Adults of the ‘Newtonian mechanistic worldview’ think that children don’t know, so we have to take control of their lives, minds and bodies and fill them with what we think is best. Actually children intuitively turn to what is best for them, if let alone. Not completely, not without any direction or protection. If you throw a baby in the water, it swims. But you do it with caution. If you throw a child in, they sink. Later, we have to actually teach children to swim, step by step. Great swimmers may learn in a trice or a year or two years.No doubt, this all assumes that they had access to water. And that is where the new education comes in. The No School.
Though it is difficult to define intuition, I will put down some words that I have found in the thesaurus: instinct, sixth sense, divination, feeling in one’s bones, inborn, untaught, unlearned, spontaneous, automatic.

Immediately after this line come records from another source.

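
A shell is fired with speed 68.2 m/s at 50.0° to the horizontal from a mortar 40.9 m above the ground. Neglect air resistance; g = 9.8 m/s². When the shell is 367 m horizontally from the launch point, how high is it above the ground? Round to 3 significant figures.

135 m

v_x = 68.2 cos 50.0° = 43.84 m/s, v_y0 = 68.2 sin 50.0° = 52.24 m/s.
Time to reach x = 367 m: t = x / v_x = 367 / 43.84 = 8.371 s.
y = 40.9 + v_y0 t − ½ g t² = 40.9 + 52.24×8.371 − 4.900×8.371² = 135 m.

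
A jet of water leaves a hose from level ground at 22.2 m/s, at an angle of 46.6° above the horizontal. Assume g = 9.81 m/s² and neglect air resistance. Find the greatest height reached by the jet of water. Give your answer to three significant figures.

Vertical component of launch velocity: v_y = 22.2 sin 46.6° = 16.13 m/s.
At the highest point the vertical velocity is zero, so v_y² = 2 g h_max.
h_max = (16.13)² / (2 × 9.81) = 260.2 / 19.62 = 13.3 m.

13.3 m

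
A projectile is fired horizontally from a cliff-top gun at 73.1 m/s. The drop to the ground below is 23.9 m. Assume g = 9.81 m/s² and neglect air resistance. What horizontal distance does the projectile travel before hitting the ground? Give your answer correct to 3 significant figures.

Initial vertical velocity is zero, so the fall time comes from h = ½ g t²: t = √(2 × 23.9 / 9.81) = 2.207 s.
Horizontal motion is uniform at 73.1 m/s, so x = 73.1 × 2.207 = 161 m.

161 m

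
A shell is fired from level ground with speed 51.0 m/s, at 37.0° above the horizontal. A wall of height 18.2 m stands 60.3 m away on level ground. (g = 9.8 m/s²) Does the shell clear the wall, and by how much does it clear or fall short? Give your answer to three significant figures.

v_x = 51.0 cos 37.0° = 40.73 m/s; v_y0 = 51.0 sin 37.0° = 30.69 m/s.
Time to reach the wall: t = 60.3 / 40.73 = 1.480 s.
Height at that point: y = 30.69×1.480 − 4.900×1.480² = 34.69 m.
That is 34.69 − 18.2 = 16.5 m above the top of the wall, so the shell clears it.

Yes — it clears the wall by 16.5 m.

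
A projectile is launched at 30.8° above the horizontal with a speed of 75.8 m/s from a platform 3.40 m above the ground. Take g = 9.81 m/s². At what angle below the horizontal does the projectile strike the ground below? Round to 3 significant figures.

v_x = 75.8 cos 30.8° = 65.11 m/s.
At impact |v_y| = √(v_y0² + 2 g h) = √(38.81² + 2×9.81×3.40) = 39.66 m/s.
Angle below horizontal = arctan(|v_y| / v_x) = arctan(39.66 / 65.11) = 31.3°.

31.3°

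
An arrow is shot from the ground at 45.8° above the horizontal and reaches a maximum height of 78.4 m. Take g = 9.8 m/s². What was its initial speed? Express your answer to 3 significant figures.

54.7 m/s

At maximum height v_y = 0, so (v₀ sin θ)² = 2 g H.
v₀ sin 45.8° = √(2 × 9.8 × 78.4) = 39.20 m/s.
v₀ = 39.20 / sin 45.8° = 39.20 / 0.7169 = 54.7 m/s.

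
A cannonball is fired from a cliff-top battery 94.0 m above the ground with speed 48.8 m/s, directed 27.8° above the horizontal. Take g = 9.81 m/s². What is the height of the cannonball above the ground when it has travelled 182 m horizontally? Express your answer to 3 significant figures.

103 m

v_x = 48.8 cos 27.8° = 43.17 m/s, v_y0 = 48.8 sin 27.8° = 22.76 m/s.
Time to reach x = 182 m: t = x / v_x = 182 / 43.17 = 4.216 s.
y = 94.0 + v_y0 t − ½ g t² = 94.0 + 22.76×4.216 − 4.905×4.216² = 103 m.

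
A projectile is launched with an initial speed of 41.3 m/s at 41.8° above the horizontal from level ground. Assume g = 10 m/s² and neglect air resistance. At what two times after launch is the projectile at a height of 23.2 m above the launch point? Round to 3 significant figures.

1.04 s and 4.47 s

v_y0 = 41.3 sin 41.8° = 27.53 m/s.
Set y = v_y0 t − ½ g t² = 23.2: 5.000 t² − 27.53 t + 23.2 = 0.
t = [27.53 ± √(757.9 − 464.0)] / 10 = (27.53 ± 17.14) / 10, giving t = 1.04 s or t = 4.47 s.
So the projectile is at 23.2 m at t = 1.04 s (rising) and t = 4.47 s (falling).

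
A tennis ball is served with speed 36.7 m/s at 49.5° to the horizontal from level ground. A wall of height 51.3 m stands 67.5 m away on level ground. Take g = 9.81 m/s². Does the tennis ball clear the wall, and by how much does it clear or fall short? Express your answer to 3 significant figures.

v_x = 36.7 cos 49.5° = 23.83 m/s; v_y0 = 36.7 sin 49.5° = 27.91 m/s.
Time to reach the wall: t = 67.5 / 23.83 = 2.833 s.
Height at that point: y = 27.91×2.833 − 4.905×2.833² = 39.70 m.
That is 51.3 − 39.70 = 11.6 m below the top of the wall, so the tennis ball does not clear it.

No — it falls 11.6 m short of clearing the wall.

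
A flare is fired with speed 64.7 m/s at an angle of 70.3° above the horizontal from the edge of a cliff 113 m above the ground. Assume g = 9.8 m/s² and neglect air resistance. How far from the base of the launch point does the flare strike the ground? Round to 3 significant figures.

307 m

Components: v_x = 64.7 cos 70.3° = 21.81 m/s, v_y = 64.7 sin 70.3° = 60.91 m/s.
Vertical: 0 = 113 + 60.91 t − ½(9.8) t² ⇒ 4.900 t² − 60.91 t − 113 = 0.
t = [60.91 + √(3710 + 2215)] / 9.800 = 14.07 s.
Horizontal: R = v_x · t = 21.81 × 14.07 = 307 m.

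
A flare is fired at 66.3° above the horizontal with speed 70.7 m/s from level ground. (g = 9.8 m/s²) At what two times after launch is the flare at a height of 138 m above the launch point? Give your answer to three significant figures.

2.67 s and 10.5 s

v_y0 = 70.7 sin 66.3° = 64.74 m/s.
Set y = v_y0 t − ½ g t² = 138: 4.900 t² − 64.74 t + 138 = 0.
t = [64.74 ± √(4191 − 2705)] / 9.8 = (64.74 ± 38.55) / 9.8, giving t = 2.67 s or t = 10.5 s.
So the flare is at 138 m at t = 2.67 s (rising) and t = 10.5 s (falling).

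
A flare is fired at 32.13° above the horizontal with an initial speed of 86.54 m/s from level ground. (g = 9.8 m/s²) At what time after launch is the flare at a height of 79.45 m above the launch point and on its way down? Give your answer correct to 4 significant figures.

v_y0 = 86.54 sin 32.13° = 46.026 m/s.
Set y = v_y0 t − ½ g t² = 79.45: 4.900 t² − 46.026 t + 79.45 = 0.
t = [46.026 ± √(2118.4 − 1557.2)] / 9.8 = (46.026 ± 23.690) / 9.8, giving t = 2.279 s or t = 7.114 s.
On the way down corresponds to the larger root: t = 7.114 s.

7.114 s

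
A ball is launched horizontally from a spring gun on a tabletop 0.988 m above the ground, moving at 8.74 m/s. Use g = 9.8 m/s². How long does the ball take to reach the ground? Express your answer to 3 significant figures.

The horizontal speed doesn't affect the fall. With v_y0 = 0, h = ½ g t².
t = √(2 × 0.988 / 9.8) = √0.2016 = 0.449 s.

0.449 s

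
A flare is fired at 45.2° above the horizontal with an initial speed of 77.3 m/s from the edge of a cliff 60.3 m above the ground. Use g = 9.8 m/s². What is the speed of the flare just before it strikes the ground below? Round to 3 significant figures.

84.6 m/s

v_x = 77.3 cos 45.2° = 54.47 m/s is unchanged throughout.
For the vertical component, v_y² = v_y0² + 2 g h = (54.85)² + 2×9.8×60.3 = 4190, so |v_y| = 64.73 m/s.
Impact speed = √(v_x² + v_y²) = √(2967 + 4190) = 84.6 m/s.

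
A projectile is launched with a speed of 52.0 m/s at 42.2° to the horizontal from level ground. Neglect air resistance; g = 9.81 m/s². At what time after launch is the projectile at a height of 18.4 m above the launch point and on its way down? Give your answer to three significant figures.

v_y0 = 52.0 sin 42.2° = 34.93 m/s.
Set y = v_y0 t − ½ g t² = 18.4: 4.905 t² − 34.93 t + 18.4 = 0.
t = [34.93 ± √(1220 − 361.0)] / 9.81 = (34.93 ± 29.31) / 9.81, giving t = 0.573 s or t = 6.55 s.
On the way down corresponds to the larger root: t = 6.55 s.

6.55 s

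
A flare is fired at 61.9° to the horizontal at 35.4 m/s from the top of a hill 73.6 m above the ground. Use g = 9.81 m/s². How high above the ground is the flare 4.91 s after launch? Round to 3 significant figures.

109 m

v_y0 = 35.4 sin 61.9° = 31.23 m/s.
y(t) = 73.6 + v_y0 t − ½ g t² = 73.6 + 31.23×4.91 − ½×9.81×4.91² = 109 m.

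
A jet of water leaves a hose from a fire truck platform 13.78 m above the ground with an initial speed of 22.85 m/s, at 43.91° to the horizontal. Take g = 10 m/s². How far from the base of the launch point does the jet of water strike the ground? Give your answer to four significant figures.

63.87 m

Components: v_x = 22.85 cos 43.91° = 16.462 m/s, v_y = 22.85 sin 43.91° = 15.847 m/s.
Vertical: 0 = 13.78 + 15.847 t − ½(10) t² ⇒ 5.000 t² − 15.847 t − 13.78 = 0.
t = [15.847 + √(251.13 + 275.60)] / 10.00 = 3.8798 s.
Horizontal: R = v_x · t = 16.462 × 3.8798 = 63.87 m.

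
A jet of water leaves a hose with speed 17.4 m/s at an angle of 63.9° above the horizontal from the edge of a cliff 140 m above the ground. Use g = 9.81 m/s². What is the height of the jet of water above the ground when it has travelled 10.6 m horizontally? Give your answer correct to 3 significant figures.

152 m

v_x = 17.4 cos 63.9° = 7.655 m/s, v_y0 = 17.4 sin 63.9° = 15.63 m/s.
Time to reach x = 10.6 m: t = x / v_x = 10.6 / 7.655 = 1.385 s.
y = 140 + v_y0 t − ½ g t² = 140 + 15.63×1.385 − 4.905×1.385² = 152 m.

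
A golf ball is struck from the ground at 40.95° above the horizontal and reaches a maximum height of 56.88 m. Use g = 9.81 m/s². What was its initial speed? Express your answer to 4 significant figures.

At maximum height v_y = 0, so (v₀ sin θ)² = 2 g H.
v₀ sin 40.95° = √(2 × 9.81 × 56.88) = 33.406 m/s.
v₀ = 33.406 / sin 40.95° = 33.406 / 0.6554 = 50.97 m/s.

50.97 m/s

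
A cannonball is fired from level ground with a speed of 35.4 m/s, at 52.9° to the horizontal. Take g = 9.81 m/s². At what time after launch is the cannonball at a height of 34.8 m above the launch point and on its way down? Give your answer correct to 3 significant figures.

3.97 s

v_y0 = 35.4 sin 52.9° = 28.23 m/s.
Set y = v_y0 t − ½ g t² = 34.8: 4.905 t² − 28.23 t + 34.8 = 0.
t = [28.23 ± √(796.9 − 682.8)] / 9.81 = (28.23 ± 10.68) / 9.81, giving t = 1.79 s or t = 3.97 s.
On the way down corresponds to the larger root: t = 3.97 s.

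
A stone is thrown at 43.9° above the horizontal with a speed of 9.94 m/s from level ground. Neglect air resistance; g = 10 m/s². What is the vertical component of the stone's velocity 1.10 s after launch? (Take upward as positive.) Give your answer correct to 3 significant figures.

Initial vertical component: v_y0 = 9.94 sin 43.9° = 6.892 m/s.
v_y(t) = v_y0 − g t = 6.892 − 10 × 1.10 = -4.11 m/s.

-4.11 m/s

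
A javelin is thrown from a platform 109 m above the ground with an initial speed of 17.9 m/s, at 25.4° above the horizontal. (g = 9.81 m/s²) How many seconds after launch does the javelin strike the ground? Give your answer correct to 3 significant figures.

Vertical component: v_y = 17.9 sin 25.4° = 7.678 m/s.
Taking up as positive with launch at y = 109 m, landing at y = 0: 0 = 109 + 7.678 t − ½(9.81) t².
Solving 4.905 t² − 7.678 t − 109 = 0 gives t = [7.678 + √(7.678² + 4·4.905·109)] / 9.810 = 5.56 s.

5.56 s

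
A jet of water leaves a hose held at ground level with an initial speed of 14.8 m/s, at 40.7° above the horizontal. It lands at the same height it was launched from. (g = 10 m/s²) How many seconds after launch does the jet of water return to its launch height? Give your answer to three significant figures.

Vertical component: v_y = 14.8 sin 40.7° = 9.651 m/s.
For a projectile landing at launch height, time of flight is t = 2 v_y / g = 2 × 9.651 / 10 = 1.93 s.

1.93 s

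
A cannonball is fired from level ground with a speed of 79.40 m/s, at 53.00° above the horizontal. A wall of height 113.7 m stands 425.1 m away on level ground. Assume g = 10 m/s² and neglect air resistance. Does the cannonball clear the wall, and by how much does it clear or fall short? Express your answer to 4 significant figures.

v_x = 79.40 cos 53.00° = 47.784 m/s; v_y0 = 79.40 sin 53.00° = 63.412 m/s.
Time to reach the wall: t = 425.1 / 47.784 = 8.8963 s.
Height at that point: y = 63.412×8.8963 − 5.000×8.8963² = 168.41 m.
That is 168.41 − 113.7 = 54.71 m above the top of the wall, so the cannonball clears it.

Yes — it clears the wall by 54.71 m.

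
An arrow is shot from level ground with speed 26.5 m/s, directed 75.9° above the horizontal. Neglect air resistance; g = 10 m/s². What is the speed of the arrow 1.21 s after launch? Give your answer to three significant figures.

v_x = 26.5 cos 75.9° = 6.456 m/s (constant).
v_y(t) = 26.5 sin 75.9° − g t = 25.70 − 10 × 1.21 = 13.60 m/s.
Speed = √(v_x² + v_y²) = √(41.68 + 185.0) = 15.1 m/s.

15.1 m/s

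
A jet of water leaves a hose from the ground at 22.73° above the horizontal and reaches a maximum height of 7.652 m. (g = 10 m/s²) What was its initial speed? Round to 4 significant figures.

At maximum height v_y = 0, so (v₀ sin θ)² = 2 g H.
v₀ sin 22.73° = √(2 × 10 × 7.652) = 12.371 m/s.
v₀ = 12.371 / sin 22.73° = 12.371 / 0.3864 = 32.02 m/s.

32.02 m/s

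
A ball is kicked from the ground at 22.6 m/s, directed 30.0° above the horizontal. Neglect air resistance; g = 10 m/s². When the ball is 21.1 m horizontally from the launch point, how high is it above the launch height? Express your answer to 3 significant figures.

v_x = 22.6 cos 30.0° = 19.57 m/s, v_y0 = 22.6 sin 30.0° = 11.30 m/s.
Time to reach x = 21.1 m: t = x / v_x = 21.1 / 19.57 = 1.078 s.
y = v_y0 t − ½ g t² = 11.30×1.078 − 5.000×1.078² = 6.37 m.

6.37 m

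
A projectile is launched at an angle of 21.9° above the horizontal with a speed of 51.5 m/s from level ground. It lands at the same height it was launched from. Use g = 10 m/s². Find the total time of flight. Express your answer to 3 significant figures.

Vertical component: v_y = 51.5 sin 21.9° = 19.21 m/s.
For a projectile landing at launch height, time of flight is t = 2 v_y / g = 2 × 19.21 / 10 = 3.84 s.

3.84 s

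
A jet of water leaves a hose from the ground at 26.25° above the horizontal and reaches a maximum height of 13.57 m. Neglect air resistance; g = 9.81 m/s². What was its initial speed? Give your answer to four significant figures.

At maximum height v_y = 0, so (v₀ sin θ)² = 2 g H.
v₀ sin 26.25° = √(2 × 9.81 × 13.57) = 16.317 m/s.
v₀ = 16.317 / sin 26.25° = 16.317 / 0.4423 = 36.89 m/s.

36.89 m/s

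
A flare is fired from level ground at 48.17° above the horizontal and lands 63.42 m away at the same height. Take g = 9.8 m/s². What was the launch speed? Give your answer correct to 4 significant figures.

25.01 m/s

On level ground, R = v₀² sin(2θ) / g, so v₀ = √(R g / sin 2θ).
sin(2 × 48.17°) = 0.9939.
v₀ = √(63.42 × 9.8 / 0.9939) = √625.33 = 25.01 m/s.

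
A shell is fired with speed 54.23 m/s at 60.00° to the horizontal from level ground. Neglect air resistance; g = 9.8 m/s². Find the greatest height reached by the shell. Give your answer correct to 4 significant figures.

112.5 m

Vertical component of launch velocity: v_y = 54.23 sin 60.00° = 46.965 m/s.
At the highest point the vertical velocity is zero, so v_y² = 2 g h_max.
h_max = (46.965)² / (2 × 9.8) = 2205.7 / 19.60 = 112.5 m.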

There is so much out there. How are people to know what to choose. Directories and guides are all external sources. We need our own individual, personal inner guide. To sift and sort without too much mind boggling reasoning. Never before has there been so much information and so many choices.No one can access everything there is. Each person can only rely on intuition, gut feelings, the inner voice to be their guide. Children must be allowed to believe in themselves, to trust their own instincts. It is important that we do not confuse wild fancies and momentary wishes with authentic indications.Each of us will have to have infinite faith in that which is beyond and greater than ourselves.